La critique des démocraties occidentales étant toujours une valorisation implicite du modèle russe, la crise des Gilets jaunes constitue également un exemple de choix pour les tenants du Sonderweg. Essentiellement consacré à la politique intérieure, l’article de Sourkov ne fait pas mention des événements français, mais sa conclusion offre à cet égard matière à réflexion : « Le modèle actuel de l’État russe est fondé sur la confiance. C’est sa distinction essentielle avec le modèle occidental, qui cultive la méfiance et la critique ». La critique menant tout naturellement au désordre, les enseignements pratiques sont assez évidents : la Russie est immunisée contre le phénomène Gilets jaunes.
Constat analogue chez Alexandre Douguine, pour qui la nature du régime et de l’État russes rend impossible toute contestation massive, les rares protestataires relevant d’une cinquième colonne stipendiée par l’étranger.
Le cas de Douguine a ceci d’intéressant que cet intellectuel nationaliste qui a ses entrées au Kremlin – on lira avec profit l’excellent portrait qu’en a fait Emmanuel Carrère dans Limonov – clame sa solidarité avec le mouvement des Gilets jaunes, présenté comme une rébellion contre la domination de la « clique Soros-Rothschild » dont Macron ne serait que le prête-nom. La situation est différente en Russie dans la mesure où son président, nous explique Douguine, est lui-même en lutte contre l’oligarchie mondialiste.

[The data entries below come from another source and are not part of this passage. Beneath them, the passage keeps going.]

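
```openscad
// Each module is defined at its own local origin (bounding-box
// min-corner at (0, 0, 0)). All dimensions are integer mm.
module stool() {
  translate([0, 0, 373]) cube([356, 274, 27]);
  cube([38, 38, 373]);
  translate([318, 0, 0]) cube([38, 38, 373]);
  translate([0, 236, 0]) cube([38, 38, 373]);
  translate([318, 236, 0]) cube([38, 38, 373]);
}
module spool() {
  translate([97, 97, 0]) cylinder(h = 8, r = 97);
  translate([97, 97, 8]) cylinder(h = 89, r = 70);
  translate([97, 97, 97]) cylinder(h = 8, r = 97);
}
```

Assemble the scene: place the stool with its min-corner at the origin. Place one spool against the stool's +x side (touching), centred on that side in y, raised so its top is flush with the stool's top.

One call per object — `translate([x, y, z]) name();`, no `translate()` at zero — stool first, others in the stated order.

stool();
translate([356, 40, 295]) spool();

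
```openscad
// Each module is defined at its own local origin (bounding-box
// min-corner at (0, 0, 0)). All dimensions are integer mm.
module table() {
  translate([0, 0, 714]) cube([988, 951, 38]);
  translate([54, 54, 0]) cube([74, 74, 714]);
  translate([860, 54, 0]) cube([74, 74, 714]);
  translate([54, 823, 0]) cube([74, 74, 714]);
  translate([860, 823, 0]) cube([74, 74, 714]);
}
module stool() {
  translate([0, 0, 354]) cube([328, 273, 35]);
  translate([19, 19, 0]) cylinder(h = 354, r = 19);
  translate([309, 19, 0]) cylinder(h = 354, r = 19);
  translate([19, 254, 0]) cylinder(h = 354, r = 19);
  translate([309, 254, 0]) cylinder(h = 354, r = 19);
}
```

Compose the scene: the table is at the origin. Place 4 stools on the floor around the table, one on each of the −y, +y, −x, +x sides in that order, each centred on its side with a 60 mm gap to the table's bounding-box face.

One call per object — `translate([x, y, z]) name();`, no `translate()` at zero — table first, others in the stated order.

table();
translate([330, -333, 0]) stool();
translate([330, 1011, 0]) stool();
translate([-388, 339, 0]) stool();
translate([1048, 339, 0]) stool();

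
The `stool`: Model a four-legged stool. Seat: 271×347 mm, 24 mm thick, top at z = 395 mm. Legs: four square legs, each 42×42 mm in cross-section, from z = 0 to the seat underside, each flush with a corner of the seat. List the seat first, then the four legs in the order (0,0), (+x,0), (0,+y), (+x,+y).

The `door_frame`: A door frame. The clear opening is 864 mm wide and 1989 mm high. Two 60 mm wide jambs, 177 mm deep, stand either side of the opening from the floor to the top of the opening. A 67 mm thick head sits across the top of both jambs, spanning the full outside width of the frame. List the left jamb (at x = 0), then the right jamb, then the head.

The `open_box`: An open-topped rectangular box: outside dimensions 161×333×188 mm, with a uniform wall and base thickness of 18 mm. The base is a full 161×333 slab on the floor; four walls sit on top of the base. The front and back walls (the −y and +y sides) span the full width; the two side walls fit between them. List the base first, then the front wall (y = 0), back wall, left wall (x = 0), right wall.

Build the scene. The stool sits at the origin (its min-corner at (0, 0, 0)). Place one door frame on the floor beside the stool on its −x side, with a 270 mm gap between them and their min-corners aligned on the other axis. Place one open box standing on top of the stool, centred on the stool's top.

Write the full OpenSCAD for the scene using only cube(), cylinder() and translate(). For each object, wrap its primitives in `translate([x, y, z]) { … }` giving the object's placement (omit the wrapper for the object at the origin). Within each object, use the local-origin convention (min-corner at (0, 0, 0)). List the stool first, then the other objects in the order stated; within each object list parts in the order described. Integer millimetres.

translate([0, 0, 371]) cube([271, 347, 24]);
cube([42, 42, 371]);
translate([229, 0, 0]) cube([42, 42, 371]);
translate([0, 305, 0]) cube([42, 42, 371]);
translate([229, 305, 0]) cube([42, 42, 371]);
translate([-1254, 0, 0]) {
  cube([60, 177, 1989]);
  translate([924, 0, 0]) cube([60, 177, 1989]);
  translate([0, 0, 1989]) cube([984, 177, 67]);
}
translate([55, 7, 395]) {
  cube([161, 333, 18]);
  translate([0, 0, 18]) cube([161, 18, 170]);
  translate([0, 315, 18]) cube([161, 18, 170]);
  translate([0, 18, 18]) cube([18, 297, 170]);
  translate([143, 18, 18]) cube([18, 297, 170]);
}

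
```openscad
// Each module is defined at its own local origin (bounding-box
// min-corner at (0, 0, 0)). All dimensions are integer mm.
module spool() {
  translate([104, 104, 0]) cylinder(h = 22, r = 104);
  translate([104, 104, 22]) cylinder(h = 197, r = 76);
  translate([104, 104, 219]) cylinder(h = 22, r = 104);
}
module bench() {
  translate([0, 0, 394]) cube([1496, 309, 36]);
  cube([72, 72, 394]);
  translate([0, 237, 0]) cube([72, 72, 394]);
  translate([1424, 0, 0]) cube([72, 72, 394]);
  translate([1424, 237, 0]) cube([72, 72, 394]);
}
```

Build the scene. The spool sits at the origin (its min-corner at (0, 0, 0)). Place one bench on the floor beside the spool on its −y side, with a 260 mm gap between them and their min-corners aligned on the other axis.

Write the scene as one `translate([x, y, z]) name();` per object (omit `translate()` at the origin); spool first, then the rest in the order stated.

spool();
translate([0, -569, 0]) bench();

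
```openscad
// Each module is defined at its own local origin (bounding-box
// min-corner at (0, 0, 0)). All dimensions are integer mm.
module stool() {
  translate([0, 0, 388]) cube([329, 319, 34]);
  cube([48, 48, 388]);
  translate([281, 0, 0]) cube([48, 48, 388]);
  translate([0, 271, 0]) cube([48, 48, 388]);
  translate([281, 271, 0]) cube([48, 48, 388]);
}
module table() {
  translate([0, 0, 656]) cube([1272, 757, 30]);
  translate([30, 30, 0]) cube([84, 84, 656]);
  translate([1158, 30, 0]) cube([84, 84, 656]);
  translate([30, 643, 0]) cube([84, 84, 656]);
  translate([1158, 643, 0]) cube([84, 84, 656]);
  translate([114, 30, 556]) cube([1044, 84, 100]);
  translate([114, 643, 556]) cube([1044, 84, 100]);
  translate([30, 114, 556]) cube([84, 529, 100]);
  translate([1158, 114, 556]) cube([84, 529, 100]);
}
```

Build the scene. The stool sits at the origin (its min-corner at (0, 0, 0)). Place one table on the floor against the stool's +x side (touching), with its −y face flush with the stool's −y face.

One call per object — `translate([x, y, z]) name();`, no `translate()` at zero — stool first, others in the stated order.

stool();
translate([329, 0, 0]) table();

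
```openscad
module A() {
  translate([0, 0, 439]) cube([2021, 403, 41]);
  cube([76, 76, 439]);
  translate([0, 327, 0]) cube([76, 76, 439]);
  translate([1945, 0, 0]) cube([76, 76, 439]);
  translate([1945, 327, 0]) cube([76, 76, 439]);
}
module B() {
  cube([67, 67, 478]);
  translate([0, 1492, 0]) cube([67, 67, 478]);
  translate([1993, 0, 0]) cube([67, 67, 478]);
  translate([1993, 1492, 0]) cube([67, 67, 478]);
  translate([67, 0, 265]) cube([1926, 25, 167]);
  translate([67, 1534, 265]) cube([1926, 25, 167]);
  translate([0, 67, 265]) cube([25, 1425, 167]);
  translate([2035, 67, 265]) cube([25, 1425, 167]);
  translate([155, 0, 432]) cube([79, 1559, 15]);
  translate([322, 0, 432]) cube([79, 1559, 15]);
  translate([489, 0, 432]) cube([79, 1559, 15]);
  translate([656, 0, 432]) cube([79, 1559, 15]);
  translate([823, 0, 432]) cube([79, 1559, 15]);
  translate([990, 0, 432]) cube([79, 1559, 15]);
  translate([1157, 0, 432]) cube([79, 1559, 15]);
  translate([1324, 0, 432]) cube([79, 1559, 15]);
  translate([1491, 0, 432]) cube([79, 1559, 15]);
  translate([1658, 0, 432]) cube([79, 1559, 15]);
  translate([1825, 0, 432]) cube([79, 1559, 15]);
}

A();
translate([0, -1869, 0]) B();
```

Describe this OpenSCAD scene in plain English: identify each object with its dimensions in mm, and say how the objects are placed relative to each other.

A is a long wooden bench with a 2021 mm (x) × 403 mm (y) seat, 41 mm thick, its top surface 480 mm above the floor. Four 76 mm square legs at the seat corners, flush with the edges, run from z = 0 to the seat underside.

B is a bed frame 2060 mm long (x) by 1559 mm wide (y). Four 67×67 mm corner posts, 478 mm tall, at the corners of the footprint. Four rails of 25 mm thickness and 167 mm height run between adjacent posts with their undersides at z = 265 mm, their outer faces flush with the outside of the frame (the two x-running rails run between the posts' inner faces; the two y-running rails run between the posts' inner faces). 11 slats, each 79 mm wide (x) and 15 mm thick, lie across the top of the two x-running rails, running the full 1559 mm width of the frame in y; the slats are evenly spaced along x between the inner faces of the end posts with equal gaps (rounded down to the nearest mm) at the −x end and between each pair — any rounding remainder accumulates at the +x end.

The bed frame is on the floor beside the bench on its −y side.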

L’exemple illustre bien le caractère englobant d’un thème qui est d’autant plus précieux qu’il permet de résoudre les éventuelles contradictions entre ceux qui le professent, l’accord de fond finissant toujours par prévaloir sur les divergences de détail. Kisselev et Douguine ont beau être en désaccord complet quant à la nature et aux raisons du mouvement – « révolution de couleur » orchestrée par les États-Unis pour le premier, authentique révolte populaire pour le second –, les deux hommes n’en arrivent pas moins à la même conclusion, qui est aussi leur point de départ : l’irréductible différence entre la Russie et l’Occident.
L’idée est le véritable pivot du métadiscours développé par un pouvoir qui a fait de la confrontation avec l’ennemi à la fois une ligne politique, une explication à ses propres échecs et un thème de mobilisation. De ce point de vue, les événements français ne sont rien de plus qu’un matériau parmi d’autres pour une rhétorique à usage interne.
Sans doute les Gilets jaunes ne sont-ils en rien responsables de l’usage qu’un pouvoir étranger peut faire de leur image ni des bénéfices symboliques que cet usage lui procure. Mais ceux d’entre eux qui seraient tentés de voir dans le Kremlin un allié se trompent deux fois en attribuant à cet acteur une influence qu’il n’a pas et des intentions qu’il n’a jamais eues.